The Court next determined that plaintiffs had adequately alleged loss causation based on significant stock drops following two alleged corrective disclosures: (i) when the company disclosed it had received a subpoena as part of the federal investigation into the generic pharmaceutical market, and (ii) when the company disclosed it understood the federal government might press criminal charges against generic drug manufacturers as a result of its investigation. Id. at *13. The Court emphasized that corrective disclosures relating to regulatory investigations support loss causation if they reveal the truth underlying the alleged false statements and if they cause a drop in stock price, both of which were alleged by plaintiffs here. Id. at *13-14.

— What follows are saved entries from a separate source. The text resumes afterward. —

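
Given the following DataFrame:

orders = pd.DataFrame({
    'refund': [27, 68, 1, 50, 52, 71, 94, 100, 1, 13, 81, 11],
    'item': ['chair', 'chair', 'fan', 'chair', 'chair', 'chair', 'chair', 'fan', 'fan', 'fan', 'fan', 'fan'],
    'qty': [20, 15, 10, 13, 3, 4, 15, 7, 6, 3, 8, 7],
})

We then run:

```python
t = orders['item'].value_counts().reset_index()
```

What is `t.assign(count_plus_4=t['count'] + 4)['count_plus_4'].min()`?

10

value_counts of item:
item
chair    6
fan      6
Name: count, dtype: int64
reset_index():
    item  count
0  chair      6
1    fan      6
add column count_plus_4 = t['count'] + 4:
    item  count  count_plus_4
0  chair      6            10
1    fan      6            10
Hence 10.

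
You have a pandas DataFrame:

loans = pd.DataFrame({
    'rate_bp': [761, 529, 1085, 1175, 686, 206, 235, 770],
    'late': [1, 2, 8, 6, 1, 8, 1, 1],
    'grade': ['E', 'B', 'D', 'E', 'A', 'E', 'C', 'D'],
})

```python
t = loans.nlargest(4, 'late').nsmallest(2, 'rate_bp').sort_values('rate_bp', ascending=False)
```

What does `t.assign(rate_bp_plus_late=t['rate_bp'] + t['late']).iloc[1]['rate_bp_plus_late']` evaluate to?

214

take 4 rows with largest late:
   rate_bp  late grade
2     1085     8     D
5      206     8     E
3     1175     6     E
1      529     2     B
take 2 rows with smallest rate_bp:
   rate_bp  late grade
5      206     8     E
1      529     2     B
sort by rate_bp descending:
   rate_bp  late grade
1      529     2     B
5      206     8     E
add column rate_bp_plus_late = t['rate_bp'] + t['late']:
   rate_bp  late grade  rate_bp_plus_late
1      529     2     B                531
5      206     8     E                214
The value at position 1, column 'rate_bp_plus_late' is 214.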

As for plaintiffs’ Section 14(a) and Rule 14a-9 claims concerning an alleged material misstatement or omission in the company’s proxy statement, the Court refused to dismiss these claims based on its holding that plaintiffs had plausibly alleged the company’s participation in a price-fixing conspiracy, and also based on the conclusion that the claims were plausibly timely at this stage. Id. at *15. While defendants argued that these claims were subject to a one-year statute of limitations, accruing from the time when plaintiffs discovered or should have discovered the facts necessary to bring the claims, the Court noted that within the Third Circuit such a timeliness argument can only be made on a motion to dismiss if the necessary facts are contained on the face of the complaint, which was not the case here. Id.